Brian Eno & John Cale — The River (Wrong Way Up): A collaboration between two renaissance men yields a really smart pop record. This album highlights the places where their respective genius intersects, and had this come out as either a John Cale or Brian Eno solo record, it would have sounded consistent with their individual bodies of work. This is a nifty, spacious song with a bit of a Western feel, primarily utilizing electronic instruments.
Mano Negra — Indios de Barcelona (Puta’s Fever): These guys, led by Manu Chao, were godfathers of the rock en espanol movement, even though they were French. Chao was of Basque origin, however, and he and his mates cheerfully blended rock ‘n’ roll, ska, traditional ethnic music, folk, rap and anything else in their radar screen into high energy music. This song has military horns and crazy percussion and is a highlight of their incredible second album.
Eleventh Dream Day — Southern Pacific (Prairie School Freakout): The great Chicago band topped off their debut full length by tipping the ol’ hat to a big influence, Mr. Neil Young. But they weren’t content to go with a standard. Instead, they went with the sole single pulled from Neil’s Reactor album.

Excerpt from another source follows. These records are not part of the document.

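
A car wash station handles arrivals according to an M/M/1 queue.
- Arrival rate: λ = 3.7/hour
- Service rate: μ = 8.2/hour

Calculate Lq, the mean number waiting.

ρ = λ/μ = 3.7/8.2 = 0.4512
For M/M/1: Lq = λ²/(μ(μ-λ))
Lq = 13.69/(8.2 × 4.50)
Lq = 0.3710 cars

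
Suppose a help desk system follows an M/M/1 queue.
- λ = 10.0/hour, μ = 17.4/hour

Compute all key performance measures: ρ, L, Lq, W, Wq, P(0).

Step 1: ρ = λ/μ = 10.0/17.4 = 0.5747
Step 2: L = λ/(μ-λ) = 10.0/7.40 = 1.3514
Step 3: Lq = λ²/(μ(μ-λ)) = 100.00/(17.4×7.40) = 0.7766
Step 4: W = 1/(μ-λ) = 1/7.40 = 0.13514
Step 5: Wq = λ/(μ(μ-λ)) = 10.0/(17.4×7.40) = 0.07766
Step 6: P(0) = 1-ρ = 0.4253
Verify: L = λW = 10.0×0.13514 = 1.3514 ✔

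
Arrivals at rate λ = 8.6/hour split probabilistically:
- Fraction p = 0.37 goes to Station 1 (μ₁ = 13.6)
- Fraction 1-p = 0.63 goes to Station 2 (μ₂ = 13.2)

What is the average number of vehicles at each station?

Effective rates: λ₁ = 8.6×0.37 = 3.182, λ₂ = 8.6×0.63 = 5.418
Station 1: ρ₁ = 3.182/13.6 = 0.23397, L₁ = ρ₁/(1-ρ₁) = 0.23397/(1-0.23397) = 0.3054
Station 2: ρ₂ = 5.418/13.2 = 0.41045, L₂ = ρ₂/(1-ρ₂) = 0.41045/(1-0.41045) = 0.6962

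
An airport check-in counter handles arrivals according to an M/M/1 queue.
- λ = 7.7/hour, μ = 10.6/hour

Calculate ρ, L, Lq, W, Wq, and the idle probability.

Step 1: ρ = λ/μ = 7.7/10.6 = 0.7264
Step 2: L = λ/(μ-λ) = 7.7/2.90 = 2.6552
Step 3: Lq = λ²/(μ(μ-λ)) = 59.29/(10.6×2.90) = 1.9288
Step 4: W = 1/(μ-λ) = 1/2.90 = 0.34483
Step 5: Wq = λ/(μ(μ-λ)) = 7.7/(10.6×2.90) = 0.2505
Step 6: P(0) = 1-ρ = 0.2736
Verify: L = λW = 7.7×0.34483 = 2.6552 ✔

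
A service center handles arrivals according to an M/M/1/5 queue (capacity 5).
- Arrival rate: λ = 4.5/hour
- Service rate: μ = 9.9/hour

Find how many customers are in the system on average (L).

ρ = λ/μ = 4.5/9.9 = 0.454545
P₀ = (1-ρ)/(1-ρ^(K+1)) = (1-0.454545)/(1-0.454545^6) = 0.5455/0.9912 = 0.5503
P_K = P₀×ρ^K = 0.5503 × 0.454545^5 = 0.5503 × 0.01940 = 0.01068
L = ρ[1 - (K+1)ρ^K + Kρ^(K+1)] / [(1-ρ)(1-ρ^(K+1))]
L = 0.454545 × (1 - 6×0.019404 + 5×0.0088199) / ((1 - 0.454545) × (1 - 0.0088199)) = 0.7799 customers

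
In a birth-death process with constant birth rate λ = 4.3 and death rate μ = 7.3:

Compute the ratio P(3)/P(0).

For constant rates: P(n)/P(0) = (λ/μ)^n
P(3)/P(0) = (4.3/7.3)^3 = 0.58904^3 = 0.2044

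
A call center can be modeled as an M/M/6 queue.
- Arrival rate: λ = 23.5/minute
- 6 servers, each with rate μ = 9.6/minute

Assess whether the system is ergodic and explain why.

Stability requires ρ = λ/(cμ) < 1
ρ = 23.5/(6 × 9.6) = 23.5/57.60 = 0.4080
Since 0.4080 < 1, the system is STABLE.
The servers are busy 40.80% of the time.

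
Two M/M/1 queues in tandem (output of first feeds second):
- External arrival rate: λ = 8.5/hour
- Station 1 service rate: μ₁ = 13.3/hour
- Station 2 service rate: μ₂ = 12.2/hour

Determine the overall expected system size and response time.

By Jackson's theorem, each station behaves as independent M/M/1.
Station 1: ρ₁ = 8.5/13.3 = 0.6391, L₁ = ρ₁/(1-ρ₁) = λ/(μ₁-λ) = 8.5/4.80 = 1.7708
Station 2: ρ₂ = 8.5/12.2 = 0.6967, L₂ = ρ₂/(1-ρ₂) = λ/(μ₂-λ) = 8.5/3.70 = 2.2973
Total: L = L₁ + L₂ = 1.7708 + 2.2973 = 4.0681
W = L/λ = 4.0681/8.5 = 0.4786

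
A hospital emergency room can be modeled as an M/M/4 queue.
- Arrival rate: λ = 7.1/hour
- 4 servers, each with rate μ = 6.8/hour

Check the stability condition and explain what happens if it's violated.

Stability requires ρ = λ/(cμ) < 1
ρ = 7.1/(4 × 6.8) = 7.1/27.20 = 0.2610
Since 0.2610 < 1, the system is STABLE.
The servers are busy 26.10% of the time.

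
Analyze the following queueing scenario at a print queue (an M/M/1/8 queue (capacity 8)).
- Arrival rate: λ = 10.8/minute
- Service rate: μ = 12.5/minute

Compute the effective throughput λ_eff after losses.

ρ = λ/μ = 10.8/12.5 = 0.8640
P₀ = (1-ρ)/(1-ρ^(K+1)) = (1-0.8640)/(1-0.8640^9) = 0.1360/0.7317 = 0.1859
P_K = P₀×ρ^K = 0.1859 × 0.8640^8 = 0.1859 × 0.3105 = 0.05772
λ_eff = λ(1-P_K) = 10.8 × (1 - 0.05772) = 10.8 × 0.94228 = 10.1766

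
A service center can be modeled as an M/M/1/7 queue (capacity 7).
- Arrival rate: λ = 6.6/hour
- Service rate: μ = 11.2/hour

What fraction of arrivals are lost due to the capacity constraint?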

It’s a train song with a chugging riff. Eleventh Dream Day’s version is looser and adds a paranoid edge to the more straightforward original. An outstanding cover.
Poor Luther’s Bones — Devil’s Broth (Next To Nowhere): A Pennsylvania band who moves from roots music to Tom Waits oddball stylings to wicked psychedelia from album to album. This is from a psych-blues work, with nasty guitar and sleazy vocals. Great stuff.
Micachu — Vulture (Jewellry): The opening track from the fantastic 2009 debut album from Mica Lewis, a/k/a Micachu. She apparently learned a lot from the current British electronic scene, which accounts for the way she cuts and pastes sounds. But the dissonant song structures and odd shifts also owe a lot to classic post-punk. And she manages to twist these concoctions into catchy tunes. Can’t wait for the follow up.
Los Bravos — Coca Cola jingle (Things Go Better With Coke): The Spanish beat group who had a #2 smash with “Black Is Black” sold their souls to do an ad for Coke.
Jim Basnight — Tonight (Yellow Pills Volume 3): Basnight led The Moberlys, a Seattle power pop outfit, and since then has led the Rockingtons and done his own solo thing. His music is best compared to The Plimsouls and Tom Petty. It mines great ’60s and ’70s sources and is played with tons of passion. A cult figure in the Pacific Northwest.
Nat King Cole and Dean Martin — Open Up The Doghouse (The Nat King Cole Story): Cole was so effortlessly cool, a naturally swinging singer and pianist, whose mix of jazz, pop and blues was perfect for the post-war era. Of course, add Dean Martin to the mix and the cool factor goes off the charts. On this number, Nat and Dean trade stories about screwing up with their ladies and ending up in the you know where. Not sure about Nat saying that you need to treat women “rough” and “slap ‘em” to show them who’s boss.
ABBA — Super Trouper (Gold): Not one of there mega gigantic worldwide hits, just an international hit. Overall, not as melodically rewarding as the best ABBA singles, but the vocal arrangements are fantastic, making a decent chorus sound much more special.
Foghat — Stone Blue (Stone Blue): The last rocking hit single for the British boogie band. Foghat was a pretty limited band, but they eventually got to a point where you could count on them to whip up two or three really catchy rock ‘n’ roll numbers (three or four if they had the sense to throw in a Chuck Berry or Bo Diddley cover). This song has some pretty cool bottleneck guitar leads.